There is usually a prediction of some snow over the winter months but rarely does it actually happen. We always seem to get a good slush though! Because we rarely do see a heavy, deep snow, when it does happen, everything gets disrupted. Trains, tubes, buses and the roads all get clogged up and slow down. How can this white stuff cause so much trouble!
When the bad weather does come in, we are all told to listen out for announcements, listen to the radio for traffic announcements and check the news. When I hear this, I think, but what about deaf people. How do they keep in the know about travel delays and cancellations.
Just last year, when the ‘beast from the east’ came to Britain, I was standing on a train platform to hear announcement after announcement that for the direction I needed to go in, all trains were cancelled. I noticed that on the screens, it showed that trains were cancelled but it only showed this for the next 3 trains coming.
How would deaf people know that standing around waiting for the next train would prove to be a waste of time as none were coming.

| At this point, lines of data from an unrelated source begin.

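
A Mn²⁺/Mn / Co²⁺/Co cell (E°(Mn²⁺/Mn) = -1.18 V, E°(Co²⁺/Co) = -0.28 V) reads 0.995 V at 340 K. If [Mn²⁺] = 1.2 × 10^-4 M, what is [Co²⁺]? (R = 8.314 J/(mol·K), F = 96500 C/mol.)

0.079 M

From the Nernst equation, ln Q = nF(E° − E)/RT = 2×96500×(0.90 − 0.995)/(8.314×340) = -6.486, so Q = 0.00152.
With Q = [Mn²⁺]/[Co²⁺] and the known concentrations, [Co²⁺] in the denominator gives [Co²⁺] = 0.079 M.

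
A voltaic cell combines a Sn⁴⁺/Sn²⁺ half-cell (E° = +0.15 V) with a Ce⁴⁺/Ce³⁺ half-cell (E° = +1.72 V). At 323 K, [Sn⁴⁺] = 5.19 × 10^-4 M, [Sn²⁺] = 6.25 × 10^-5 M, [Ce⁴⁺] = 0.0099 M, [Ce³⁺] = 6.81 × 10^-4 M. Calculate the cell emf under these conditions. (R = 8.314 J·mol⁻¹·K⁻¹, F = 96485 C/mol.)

The Ce⁴⁺/Ce³⁺ couple has the higher reduction potential and acts as the cathode, so E°_cell = +1.72 − (+0.15) = 1.57 V.
Balancing electrons gives n = 2; the reaction quotient is Q = [Sn⁴⁺]·[Ce³⁺]^2/([Sn²⁺]·[Ce⁴⁺]^2) = 0.0393.
E = E° − (RT/nF) ln Q = 1.57 − (8.314×323)/(2×96485) × (-3.237) = 1.570 + 0.045 = 1.615 V.

1.62 V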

It could also be very confusing trying to understand the information on the screens, even if they do show all the information that is being sounded. Should I stay and wait? Should I go a different way? What other options are there? They could ask a member of staff for help. Would this communication be smooth and easy? Potentially not.
Finding and reading traffic announcements and news online can also be just as confusing. Are the roadworks still causing queuing traffic? Has the traffic started flowing? When does the road closure start (and finish)? Travel disruptions really can be frustrating.
For me, having a smartphone has been a lifeline. I always plan my journey in advance and when snow and ice are forecast, I ensure I have a back-up plan as well.
Therefore, this is my advice to you too:
Make use of smartphone apps, Google and read up on traffic news before you travel. If trains or tubes are cancelled or delayed, the apps show this so check before you leave.
Google and other map apps are good at showing where slow moving traffic is and where roads are closed so again, check your route before you leave. This will really make a difference as you can better judge when to leave, which way to go and where to avoid.
Finally, let us all be mindful of deaf people and the fact they might not be aware of announcements made in stations, on buses, tubes and trains.
Never give up on communication – lets all try to help each other when (and if) the bad weather hits.